= Bibliotheca Fratrum Polonorum quos Unitarios vocant =

The Bibliotheca Fratrum Polonorum quos Unitarios vocant or Library of the Polish Brethren called Unitarians 1665, 1668, 1692 (not 1656 as incorrectly listed in some catalogs) is a collection of writings of the Polish Brethren published by Frans Kuyper, Daniel Bakkamude, and Benedykt's father Andrzej Wiszowaty Sr. (d.1678) in Amsterdam, with Pieter van der Meersche in Leiden.

Many of these works had earlier been printed by Rodecki and Sternacki at the printery of the Racovian Academy 1602-1638.

==Volumes==
Volumes 1-8 1665,1668, 1692
- Vols I-II Fausto Sozzini, Fausti Socini opera omnia include Tractatus de justificatione etc. (published 1668, after the 1665 publication of Vols III-VI)
- Vols III-V: Johann Crell, Joannis Crellii opera omnia include some works by Szlichtyng, based on lectures of Crellius. (1665, 4 tomes in 3 vols)
- Vol VI Jonasz Szlichtyng, Jonæ Slichtingii... commentaria posthuma, in plerosque Novi Testamenti libros... hactenus inedita, include de magistratu, bello, et privata defensione, ... didactica, et polemica etc. (1665, 2 tomes in one volume)
- Vols VII-VIII: Johann Ludwig von Wolzogen, Johannis Ludovici Wolzogenii... opera omnia, exegetica, didactica, et polemica, etc. (1668)
- Vol IX. Samuel Przypkowski, Cogitationes sacrae ad initium Evangelii Matthaei et omnes Epistolas apostolicas. 1692 (edited by John Locke's correspondent Philippus van Limborch (1633-1712) the Dutch Remonstrant theologian). This final volume was prepared for publication by Benedykt Wiszowaty (the great-grandson of Faustus Socinius), who added eight brief essays on the history of Polish Socinianism.

===Circulation===
The Eton College library had a collection of the original Racovian books printed by Sternacki about 1630, possibly donated by John Hales, but these had disappeared by 1674. John Locke possessed a full set of Vols I-VIII and was personally involved in commissioning Vol IX. Pierre Bayle appears to have had access to a full set.

==Related publications==
Outside the series of the Bibliotheca fratrum Polonorum, various other Racovian and Socinian texts were printed or reprinted in Amsterdam by the same group of exiles, printers and booksellers. The Racovian Catechism and Racovian New Testament which had been published in the Racovian Academy itself, were also reprinted in Amsterdam.

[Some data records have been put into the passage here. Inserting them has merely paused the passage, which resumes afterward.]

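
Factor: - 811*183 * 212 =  - 2^2 * 3^1 *53^1 * 61^1*811^1 = - 31463556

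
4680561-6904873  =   - 2224312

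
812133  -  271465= 540668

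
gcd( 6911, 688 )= 1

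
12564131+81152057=93716188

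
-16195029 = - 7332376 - 8862653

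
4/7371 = 4/7371 = 0.00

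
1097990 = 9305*118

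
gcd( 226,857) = 1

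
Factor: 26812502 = 2^1*17^1*788603^1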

Following completion of the above series Benedykt Wiszowaty was also involved in the other major, but much shorter, Socinian Bibliotheca: the Bibliotheca antitrinitariorum, or Antitrinitarian Library, first published in 1684. This is a posthumous work of Christopher Sandius an exiled Prussian Arian in Amsterdam, in which he chronologically lists all the Arian and Socinian or Antitrinitarian authors from the Reformation to 1684, with a brief account of their lives, and a catalogue of their works. Rather than being a Library, as was Kuyper's publications, it is more a Bibliography.

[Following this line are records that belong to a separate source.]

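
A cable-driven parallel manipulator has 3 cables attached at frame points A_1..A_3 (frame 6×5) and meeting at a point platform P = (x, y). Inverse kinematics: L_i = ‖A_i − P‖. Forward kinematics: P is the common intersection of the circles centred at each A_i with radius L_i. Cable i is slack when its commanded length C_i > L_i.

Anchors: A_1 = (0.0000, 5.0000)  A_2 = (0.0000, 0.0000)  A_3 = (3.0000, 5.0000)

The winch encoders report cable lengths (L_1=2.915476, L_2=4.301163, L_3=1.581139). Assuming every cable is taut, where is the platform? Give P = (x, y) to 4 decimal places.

circle eqns → linear via eq_j − eq_1; set k_j = A_j·A_j − L_j²
k_1 = 0.0000+25.0000−8.5000 = 16.5000
0.0000·x + 10.0000·y = k_1−k_2 = 35.0000
-6.0000·x + 0.0000·y = k_1−k_3 = -15.0000
solve first two rows → x=2.5000, y=3.5000

(2.5000, 3.5000)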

The Hungarian Unitarian community also published texts in Latin which circulated at the same period, particularly from 1696 after the establishment of a Unitarian printhing house in "Claudiopolis", namely Kolozsvár. Following the involvement of Andrzej Wiszowaty Sr. and Benedykt Wiszowaty in the Bibliotheca fratrum Polonorum, Benedykt's son Andrzej Wiszowaty Jr., great-great-grandson of Fausto Sozzini, taught in the John Sigismund Unitarian Academy 1726-1740, in the years leading to the drafting of the Summa Universae Theologiae Christianae secundum Unitarios (recognised by Joseph II in 1787).